Agora, o fluxo foi alterado, dificultado, limitado; e o que vem me atravessando é a estranheza, a falta de reconhecimento dos corpos enquanto corpos que não podem mais se entrelaçar. O quanto é difícil sair "somente para o necessário", o quanto é cruel com a nossa humanidade – que é humanizada no social – olhar de longe, falar de longe, escutar de longe. Uma reflexão que vem me martelando é sobre a mudança dos nossos espaços que ocorreram com a pandemia. Tudo passou a ser realizado "de forma remota". As aulas são nesse caráter remoto, que significa a sua transmissão em tempo real nas telas. Isso tem me gerado uma confusão no mundo tão gigantesca. Eu fico o dia todo em casa, no computador e, no final do dia, eu não sai do mesmo lugar. Apertar no botãozinho do microfone quando quiser falar e, depois, desligar para não fazer barulho. Colocar a câmera só se tiver a fim ou se a internet permitir, não é mais intrínseco ao evento nos olharmos; e, mesmo quando ligamos a câmera e nos olhamos, não é como se fosse presencialmente, somos mediados por telas. O que fazemos se o ambiente compartilhado é uma tela, uma ferramenta, um aparelho tecnológico que pode quebrar a qualquer momento, que pode desligar, que pode ficar fora do ar, que pode queimar e, assim, desconectar as nossas ligações?

Eu sinto tanta saudade dos afetos diários, das maiores besteiras e dos risos partilhados. Eu sinto tanta saudade de estar presente no espaço que eu vou realizar minhas atividades. Estar presente em um espaço real, com o corpo vivo, tocando, ouvindo, existindo em um plano real... Reconheço que essa modalidade remota foi nossa alternativa perante o cenário pandêmico e que os casos seguem aumentando novamente, fazendo com que tenhamos que nos fechar mais e mais. A vida lá fora se tornou um perigo. Compartilhar espaços se tornou perigo. 

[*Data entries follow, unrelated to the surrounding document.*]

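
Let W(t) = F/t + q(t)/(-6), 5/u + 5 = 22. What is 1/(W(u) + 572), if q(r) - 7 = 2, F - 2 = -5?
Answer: 10/5603 ≈ 0.0017848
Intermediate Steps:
u = 5/17 (u = 5/(-5 + 22) = 5/17 ≈ 0.29412)
F = -3 (F = 2 - 5 = -3)
q(r) = 9 (q(r) = 7 + 2 = 9)
W(t) = -3/2 - 3/t (W(t) = -3/t + 9/(-6) = -3/t + 9*(-⅙) = -3/t - 3/2 = -3/2 - 3/t)
1/(W(u) + 572) = 1/((-3/2 - 3/5/17) + 572) = 1/((-3/2 - 3*17/5) + 572) = 1/((-3/2 - 51/5) + 572) = 1/(-117/10 + 572) = 1/(5603/10) = 10/5603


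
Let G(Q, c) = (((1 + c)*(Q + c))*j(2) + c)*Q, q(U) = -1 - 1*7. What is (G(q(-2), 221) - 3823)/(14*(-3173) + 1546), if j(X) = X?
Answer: 762167/42876 ≈ 17.776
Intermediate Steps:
q(U) = -8 (q(U) = -1 - 7 = -8)
G(Q, c) = Q*(c + 2*(1 + c)*(Q + c)) (G(Q, c) = (((1 + c)*(Q + c))*2 + c)*Q = (2*(1 + c)*(Q + c) + c)*Q = (c + 2*(1 + c)*(Q + c))*Q = Q*(c + 2*(1 + c)*(Q + c)))
(G(q(-2), 221) - 3823)/(14*(-3173) + 1546) = (-8*(2*(-8) + 2*221² + 3*221 + 2*(-8)*221) - 3823)/(14*(-3173) + 1546) = (-8*(-16 + 2*48841 + 663 - 3536) - 3823)/(-44422 + 1546) = (-8*(-16 + 97682 + 663 - 3536) - 3823)/(-42876) = (-8*94793 - 3823)*(-1/42876) = (-758344 - 3823)*(-1/42876) = -762167*(-1/42876) = 762167/42876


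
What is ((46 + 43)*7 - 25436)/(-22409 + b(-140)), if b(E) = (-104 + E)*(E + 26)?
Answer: -24813/5407 ≈ -4.5891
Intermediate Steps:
b(E) = (-104 + E)*(26 + E)
((46 + 43)*7 - 25436)/(-22409 + b(-140)) = ((46 + 43)*7 - 25436)/(-22409 + (-2704 + (-140)² - 78*(-140))) = (89*7 - 25436)/(-22409 + (-2704 + 19600 + 10920)) = (623 - 25436)/(-22409 + 27816) = -24813/5407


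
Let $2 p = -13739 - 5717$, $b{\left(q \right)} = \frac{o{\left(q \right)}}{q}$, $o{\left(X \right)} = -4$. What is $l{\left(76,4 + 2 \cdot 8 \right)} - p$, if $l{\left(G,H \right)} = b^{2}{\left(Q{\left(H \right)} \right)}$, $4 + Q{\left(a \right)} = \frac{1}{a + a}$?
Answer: $\frac{245959168}{25281} \approx 9729.0$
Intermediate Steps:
$Q{\left(a \right)} = -4 + \frac{1}{2 a}$ ($Q{\left(a \right)} = -4 + \frac{1}{a + a} = -4 + \frac{1}{2 a}$)
$b{\left(q \right)} = - \frac{4}{q}$
$p = -9728$ ($p = \frac{-13739 - 5717}{2} = \frac{1}{2} \left(-19456\right) = -9728$)
$l{\left(G,H \right)} = \frac{16}{\left(-4 + \frac{1}{2 H}\right)^{2}}$ ($l{\left(G,H \right)} = \left(- \frac{4}{-4 + \frac{1}{2 H}}\right)^{2} = \frac{16}{\left(-4 + \frac{1}{2 H}\right)^{2}}$)
$l{\left(76,4 + 2 \cdot 8 \right)} - p = \frac{64 \left(4 + 2 \cdot 8\right)^{2}}{\left(-1 + 8 \left(4 + 2 \cdot 8\right)\right)^{2}} - -9728 = \frac{64 \left(4 + 16\right)^{2}}{\left(-1 + 8 \left(4 + 16\right)\right)^{2}} + 9728 = \frac{64 \cdot 20^{2}}{\left(-1 + 8 \cdot 20\right)^{2}} + 9728 = 64 \cdot 400 \frac{1}{\left(-1 + 160\right)^{2}} + 9728 = 64 \cdot 400 \cdot \frac{1}{25281} + 9728 = \frac{25600}{25281} + 9728 = \frac{245959168}{25281}$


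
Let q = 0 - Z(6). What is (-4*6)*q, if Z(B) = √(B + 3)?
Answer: 72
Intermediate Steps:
Z(B) = √(3 + B)
q = -3 (q = 0 - √(3 + 6) = 0 - √9 = 0 - 1*3 = 0 - 3 = -3)
(-4*6)*q = -4*6*(-3) = -24*(-3) = 72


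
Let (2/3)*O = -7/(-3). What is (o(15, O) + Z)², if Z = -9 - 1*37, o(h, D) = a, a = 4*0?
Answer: 2116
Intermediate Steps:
a = 0
O = 7/2 (O = 3*(-7/(-3))/2 = 3*(-7*(-⅓))/2 = (3/2)*(7/3) = 7/2 ≈ 3.5000)
o(h, D) = 0
Z = -46 (Z = -9 - 37 = -46)
(o(15, O) + Z)² = (0 - 46)² = (-46)² = 2116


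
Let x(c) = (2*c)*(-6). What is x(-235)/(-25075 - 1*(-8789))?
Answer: -1410/8143 ≈ -0.17315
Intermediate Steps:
x(c) = -12*c
x(-235)/(-25075 - 1*(-8789)) = (-12*(-235))/(-25075 - 1*(-8789)) = 2820/(-25075 + 8789) = 2820/(-16286) = 2820*(-1/16286) = -1410/8143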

Quando penso em compartilhar espaços, logo me lembro da Universidade. Outro dia, tive que ir ao Rio Sul resolver umas coisas por lá e resolvi passar na UFRJ, já que é do lado. Não entrava lá desde março. O campus meio abandonado, a grama crescendo, tudo vazio fora algumas pessoas que frequentam o CAPS Franco Basaglia e os seguranças rondando. Tudo calmo, meio sem cor, meio sem vida. Por mais que eu tenha sentido o coração reconfortado ao me sentar no banco do IP e sentir que aquele lugar ainda existe, ainda está ali, eu senti também o quanto um ambiente se transforma sem a presença das pessoas que o frequentam; assim como nós, estudantes ou trabalhadores da PV, mudamos esse ano por não termos frequentado o nosso campus. Os afetos não estão conectados só às pessoas do lugar ou só ao lugar, mas sim às pessoas naquele lugar. Exatamente nesse formato, nessa relação. 

não sei como será 2021,
não sei o que esse vírus e esse governo da morte nos reserva,
mas eu vou seguir aqui, desejando todos os dias
que essa tempestade passe logo, logo
e que possamos viver o nosso campo real,
com as nossas interações reais
sem mediação de telas ou máscaras
cara a cara, sem medo


Isabela Pessoa @isabpessoa
Psicologia - UFRJ


Sobre autor (a/e): Me chamo Isabela, tenho 22 anos e sou estudante de psicologia, 8º período, na UFRJ.